If the message goes to watchdog, the user cannot see the watchdog report so there is no security problem there. The Javascript cannot see anything "intimate" in the server and, again, is not a security problem. If you are sending sensitive information to the Web browser for use in Javascript, then the information is already public.

There is also a module to limit access to watchdog by role, should you need to have multiple levels of response to error logs.

Someone could write a script to flood the jDog style logging. They can write a script to flood every one of your Ajax links. The simplest solution is to ban Ajax. The only thing that you might want to add to Ajax is a use once code similar to forms to stop repeated processing of the same request. Instead of adding the code to form pages, add the code to every page. Accept only the first request from the page because that is the one signalling the error or other process. You can then drop any other requests from the same page. All Ajax calls need something similar to prevent multiple submissions from robots. It is not just a Javascript logging problem.

For the typical use cases I see in the sites using jDog, we need only the first report of a given error and that alerts someone to fix the problem. If subsequent errors pile up, it does not matter because someone is already working on the problem.

Another use case. One site was reporting several errors per day because Chrome supplied incorrect information to jQuery. For that site there is now some Javascript code to correct the data from Chrome. To test all the variations out in userland without jDog, we would have to test with more than ten variations of Chrome and over a hundred different devices.

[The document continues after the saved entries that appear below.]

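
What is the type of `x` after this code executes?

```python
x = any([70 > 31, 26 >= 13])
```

any() returns bool

bool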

Javascript logging to the server is important and, for most of the use cases I see, the watchdog log is more useful than a separate log because I can see the client side error listed with the server logging of the request.

@peterx I think we're on the same line, but we need a permission to control access to it, like we (can) do now for ajax callbacks. The only thing I'm not sure off is if we need this in core or in a separate module.

I'll try to have a closer look a jdog

JS Watchdog module may serve as a discussion point or prototype for this issue.

Comparing the different approaches:

jDog does watchdog and email alerts.

JS Watchdog does only the watchdog part. If JS Watchdog was combined with the email part of Logging and alerts, http://drupal.org/project/logging_alerts, JS Watchdog would be a complete replacement for jDog and I could stop working on jDog. :-)

Has anyone used the email part of Logging and alerts? Is it reliable when things start acting strange? Will it work in D8? If yes to all questions, then D7 and D8 ports of JS Watchdog might be the best approach.